Within, there was an instruction panel indicating how to kneel and fold the hands, and a warning: “This device exists to facilitate and control prayer in public space. Improper use may result in a penalty or fine. Please avoid the booth if you are sensitive to or feel threatened by actions that are religious in nature.”
The faux-officialese, with its nervous care to avoid offending secular sensibilities, shows up in other Mortimer works, too: his alarmingly orange “Bible dispenser,” for example—a copy of the sort of kiosk that contains real-estate-listing pamphlets or Learning Annex catalogs. The outside bears a triangular warning logo with an exclamation point, and “Caution/Cuidado: Religious content may be encountered inside.” The orange covers of the Bibles inside the dispenser bear the same warning.
And there’s a digital print from 2002, “Caution: Interacting with the Homeless.” In the flat, saturated colors of airline emergency instruction cards, a man stands with a shopping cart packed with belongings and a Bible in his hand; another man sits on a park bench, also holding Holy Writ. “Interaction with the homeless may result in discussions of a religious nature. If you are sensitive to religious or spiritual topics, avoid interaction with the homeless.”
“Coming from the perspective of a person of faith,” says the artist, who is also the lead pastor at Kansas City’s Rivercity Community Church, an inner-city congregation, “I find it interesting to see how people in our culture are pressured not to acknowledge that they have spiritual or religious connections. I want to step into the messiness of what it would be like if you didn’t have to hide your beliefs.”
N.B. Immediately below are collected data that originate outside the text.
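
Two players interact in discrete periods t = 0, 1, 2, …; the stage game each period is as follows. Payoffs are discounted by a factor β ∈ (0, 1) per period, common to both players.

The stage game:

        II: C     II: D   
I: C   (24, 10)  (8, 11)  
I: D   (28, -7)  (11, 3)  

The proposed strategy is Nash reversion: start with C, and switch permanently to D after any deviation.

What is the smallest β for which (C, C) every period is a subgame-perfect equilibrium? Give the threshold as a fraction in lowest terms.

I: cooperation gives 24 each period; deviation gives 28 once then 11 forever.
  24/(1−β) ≥ 28 + 11β/(1−β) ⇒ β ≥ 4/17.
II: cooperation gives 10 each period; deviation gives 11 once then 3 forever.
  β ≥ 1/8.
Both must hold, so the binding constraint is I's: β ≥ 4/17.

4/17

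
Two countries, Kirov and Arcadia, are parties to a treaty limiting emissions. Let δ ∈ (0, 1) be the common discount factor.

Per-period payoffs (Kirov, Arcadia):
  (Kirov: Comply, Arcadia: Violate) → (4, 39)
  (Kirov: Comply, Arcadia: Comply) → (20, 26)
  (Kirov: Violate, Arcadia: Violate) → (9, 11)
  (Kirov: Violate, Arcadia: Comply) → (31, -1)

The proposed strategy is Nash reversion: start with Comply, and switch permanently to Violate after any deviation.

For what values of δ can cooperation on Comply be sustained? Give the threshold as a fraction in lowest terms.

1/2

Kirov's threshold: (31−20)/(31−9) = 1/2.
Arcadia's threshold: (39−26)/(39−11) = 13/28.
1/2 > 13/28, so Kirov binds and δ* = 1/2.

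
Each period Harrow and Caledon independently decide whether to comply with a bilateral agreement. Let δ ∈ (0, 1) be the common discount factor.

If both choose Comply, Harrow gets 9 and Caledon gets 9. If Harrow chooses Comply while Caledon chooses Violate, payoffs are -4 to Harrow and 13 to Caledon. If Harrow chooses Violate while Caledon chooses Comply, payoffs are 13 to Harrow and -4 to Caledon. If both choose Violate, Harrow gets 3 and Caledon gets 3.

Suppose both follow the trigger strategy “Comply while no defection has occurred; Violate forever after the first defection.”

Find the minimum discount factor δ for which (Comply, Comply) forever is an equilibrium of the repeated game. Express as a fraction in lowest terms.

2/5

9/(1−δ) ≥ 13 + 3δ/(1−δ)
9 ≥ 13 − 10δ
δ ≥ 4/10 = 2/5.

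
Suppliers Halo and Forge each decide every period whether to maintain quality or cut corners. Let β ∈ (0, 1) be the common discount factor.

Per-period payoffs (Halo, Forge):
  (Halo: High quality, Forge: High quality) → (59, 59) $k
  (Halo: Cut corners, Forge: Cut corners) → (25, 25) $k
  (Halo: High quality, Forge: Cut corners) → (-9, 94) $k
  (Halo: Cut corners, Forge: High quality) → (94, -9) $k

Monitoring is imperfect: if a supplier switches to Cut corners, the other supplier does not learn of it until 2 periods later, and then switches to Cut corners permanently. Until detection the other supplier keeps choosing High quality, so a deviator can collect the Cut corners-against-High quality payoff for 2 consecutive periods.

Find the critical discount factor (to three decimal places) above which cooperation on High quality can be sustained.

A deviator earns 94 for 2 periods, then 25 forever; cooperating earns 59 forever. Multiplying the IC by (1−β):
59 ≥ 94(1−β^2) + 25β^2, so 69·β^2 ≥ 35 and β^2 ≥ 35/69.
β ≥ (35/69)^(1/2) ≈ 0.712.

0.712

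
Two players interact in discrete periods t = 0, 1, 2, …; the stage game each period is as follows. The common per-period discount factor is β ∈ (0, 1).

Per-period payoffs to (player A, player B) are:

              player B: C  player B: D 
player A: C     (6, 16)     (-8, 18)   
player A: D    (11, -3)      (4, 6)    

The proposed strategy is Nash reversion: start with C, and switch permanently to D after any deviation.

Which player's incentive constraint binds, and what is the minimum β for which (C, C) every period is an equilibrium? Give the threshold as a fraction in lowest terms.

player A; β ≥ 5/7

For player A: deviation gain 11−6 = 5, per-period punishment loss 6−4 = 2. IC gives β ≥ 5/7.
For player B: gain 2, loss 10 per period, so β ≥ 2/12 = 1/6.
The tighter constraint is player A's, so cooperation needs β ≥ 5/7.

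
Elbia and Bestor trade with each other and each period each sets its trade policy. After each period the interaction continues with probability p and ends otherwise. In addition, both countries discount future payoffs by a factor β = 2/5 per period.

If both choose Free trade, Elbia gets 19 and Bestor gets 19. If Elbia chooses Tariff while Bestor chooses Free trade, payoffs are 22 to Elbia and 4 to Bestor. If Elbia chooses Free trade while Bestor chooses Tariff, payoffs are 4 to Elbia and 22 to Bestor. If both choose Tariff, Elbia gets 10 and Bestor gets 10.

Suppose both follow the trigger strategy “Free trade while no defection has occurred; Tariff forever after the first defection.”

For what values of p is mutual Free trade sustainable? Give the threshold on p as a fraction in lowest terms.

5/8

Expected continuation weight on next period's payoff is β·p = 2/5·p, which plays the role of the discount factor.
Cooperation requires 2/5·p ≥ (22−19)/(22−10) = 1/4, hence p ≥ 5/8.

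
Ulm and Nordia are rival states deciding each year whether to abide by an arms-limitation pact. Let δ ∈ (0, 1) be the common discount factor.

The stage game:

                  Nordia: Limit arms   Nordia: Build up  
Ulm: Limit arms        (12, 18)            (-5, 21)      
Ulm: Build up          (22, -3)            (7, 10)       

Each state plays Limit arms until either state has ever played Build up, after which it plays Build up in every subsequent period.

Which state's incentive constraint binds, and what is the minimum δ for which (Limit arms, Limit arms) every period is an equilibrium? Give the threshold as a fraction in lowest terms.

Ulm; δ ≥ 2/3

For Ulm: deviation gain 22−12 = 10, per-period punishment loss 12−7 = 5. IC gives δ ≥ 10/15 = 2/3.
For Nordia: gain 3, loss 8 per period, so δ ≥ 3/11.
The tighter constraint is Ulm's, so cooperation needs δ ≥ 2/3.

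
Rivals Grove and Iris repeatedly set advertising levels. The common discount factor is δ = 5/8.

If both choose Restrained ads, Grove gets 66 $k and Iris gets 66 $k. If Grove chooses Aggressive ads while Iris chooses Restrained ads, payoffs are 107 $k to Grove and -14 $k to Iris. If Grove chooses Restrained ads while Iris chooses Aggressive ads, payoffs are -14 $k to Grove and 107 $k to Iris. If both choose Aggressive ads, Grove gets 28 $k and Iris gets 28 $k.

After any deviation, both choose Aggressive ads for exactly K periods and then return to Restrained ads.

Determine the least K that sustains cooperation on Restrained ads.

3

No profitable deviation requires (66−28)(δ+…+δ^K) ≥ 107−66, i.e. δ+…+δ^K ≥ 41/38 ≈ 1.0789.
With δ = 5/8, the partial sums are K=1: 0.6250, K=2: 1.0156, K=3: 1.2598.
K = 3 is the first length at which the sum reaches 1.0789.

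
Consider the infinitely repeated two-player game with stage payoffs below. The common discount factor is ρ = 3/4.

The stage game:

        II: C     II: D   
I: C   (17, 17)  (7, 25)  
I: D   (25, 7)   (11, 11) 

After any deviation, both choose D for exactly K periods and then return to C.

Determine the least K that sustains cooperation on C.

3

IC: ρ(1−ρ^K)/(1−ρ) ≥ (25−17)/(17−11) = 4/3.
With ρ = 3/4: need 1 − ρ^K ≥ 4/3·(1−3/4)/(3/4), i.e. ρ^K ≤ 0.5556.
Since (3/4)^2 = 0.5625 and (3/4)^3 = 0.4219, the smallest such K is 3.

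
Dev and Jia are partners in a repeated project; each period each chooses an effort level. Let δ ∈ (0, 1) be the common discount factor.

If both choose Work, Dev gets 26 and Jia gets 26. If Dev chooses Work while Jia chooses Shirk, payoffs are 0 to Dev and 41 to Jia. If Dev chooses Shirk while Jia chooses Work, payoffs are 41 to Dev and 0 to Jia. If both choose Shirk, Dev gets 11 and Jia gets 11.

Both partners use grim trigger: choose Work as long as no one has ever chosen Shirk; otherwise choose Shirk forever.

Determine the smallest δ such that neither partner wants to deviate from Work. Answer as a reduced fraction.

One-period gain from deviating is 41 − 26 = 15. The loss is 26 − 11 = 15 in every subsequent period, with present value 15·δ/(1−δ).
Deviation is unprofitable when 15·δ/(1−δ) ≥ 15, i.e. δ/(1−δ) ≥ 1.
Equivalently δ ≥ 15/(15+15) = 1/2.

1/2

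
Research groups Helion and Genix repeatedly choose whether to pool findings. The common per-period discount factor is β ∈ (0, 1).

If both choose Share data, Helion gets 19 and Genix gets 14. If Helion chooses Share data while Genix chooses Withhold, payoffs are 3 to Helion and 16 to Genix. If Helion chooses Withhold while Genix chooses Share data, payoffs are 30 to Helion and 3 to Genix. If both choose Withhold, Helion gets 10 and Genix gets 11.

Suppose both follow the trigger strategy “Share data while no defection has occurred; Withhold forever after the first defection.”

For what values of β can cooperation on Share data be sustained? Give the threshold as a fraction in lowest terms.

Helion: cooperation gives 19 each period; deviation gives 30 once then 10 forever.
  19/(1−β) ≥ 30 + 10β/(1−β) ⇒ β ≥ 11/20.
Genix: cooperation gives 14 each period; deviation gives 16 once then 11 forever.
  β ≥ 2/5.
Both must hold, so the binding constraint is Helion's: β ≥ 11/20.

11/20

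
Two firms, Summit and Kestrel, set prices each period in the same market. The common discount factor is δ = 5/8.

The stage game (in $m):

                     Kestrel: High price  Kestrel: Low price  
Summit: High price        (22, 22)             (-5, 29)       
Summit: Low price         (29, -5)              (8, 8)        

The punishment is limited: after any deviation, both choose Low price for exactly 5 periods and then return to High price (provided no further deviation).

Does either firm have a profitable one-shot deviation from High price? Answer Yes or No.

Comparing payoff streams over the 6 periods until play realigns: cooperate → 22(1+δ+…+δ^5); deviate → 29 + 8(δ+…+δ^5).
Cooperation is sustained iff (22−8)(δ+…+δ^5) ≥ 29−22.
δ+…+δ^5 = 5/8·(1−(5/8)^5)/(1−5/8) = 1.5077, and (29−22)/(22−8) = 0.5000.
1.5077 ≥ 0.5000, so cooperation is sustainable.

No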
It’s a message that Mortimer sends in the most un-churchy visual vocabulary imaginable. The “cool” comes from his training at Kansas City’s Art Institute and the School of Visual Arts (SVA) in Manhattan, from which he graduated in 2006; the interest in public signage was the result of an undergraduate semester in Britain. “Seeing foreign road signs for the first time jolted me out of my familiarity with signage and struck me with the immediacy of the communication that signs provide,” he says. He put up temporary, and illegal, signs in Bristol, including several near an Anglican church. They said things like “Prayer Allowed: 40 yds.” and “Some Sacrifice May Be Required” above a black-on-orange crown of thorns.
Mortimer had been attending Rivercity Community Church for a few years before going to SVA; on his return to Kansas City, he was asked by Rivercity’s departing pastor to take over the pulpit. But Mortimer the artist isn’t proselytizing for the Christian faith—as he explains it, he’s engaging with the reality of people’s lives, a reality that often includes faith, doubt, and the search for truth. The search is the main thing, he believes, that ties together his artistic and pastoral vocations.
“I told my friends in the art community that I was going into the pastoral stuff, and I was expecting them to be skeptical,” he says. “But all of them—one hundred percent—said ‘That’s awesome.’ And the people I respect most on the spiritual side are willing to do the same thing that artists do: question everything. Both art and religion are ways of mining for truth.”
His current work is insouciant in a whole new way: fusions of hip-hop culture and religion, including rhinestone-studded “bling” jewelry that reads “Jesus Christ, God!” and “Ble$$ed” and “Who Created Yo Ass?” The materialism of the milieu doesn’t deter Mortimer. “I get it that people in poverty sometimes express liberation through material things,” he says. And the frankness of hip-hop returns him to the values implicit in the sign pieces. “In hip-hop, there’s total permission to express things directly,” he says. “There’s no sense of ‘This is what I believe but I’d better not say it out loud.’ I find that really compelling.”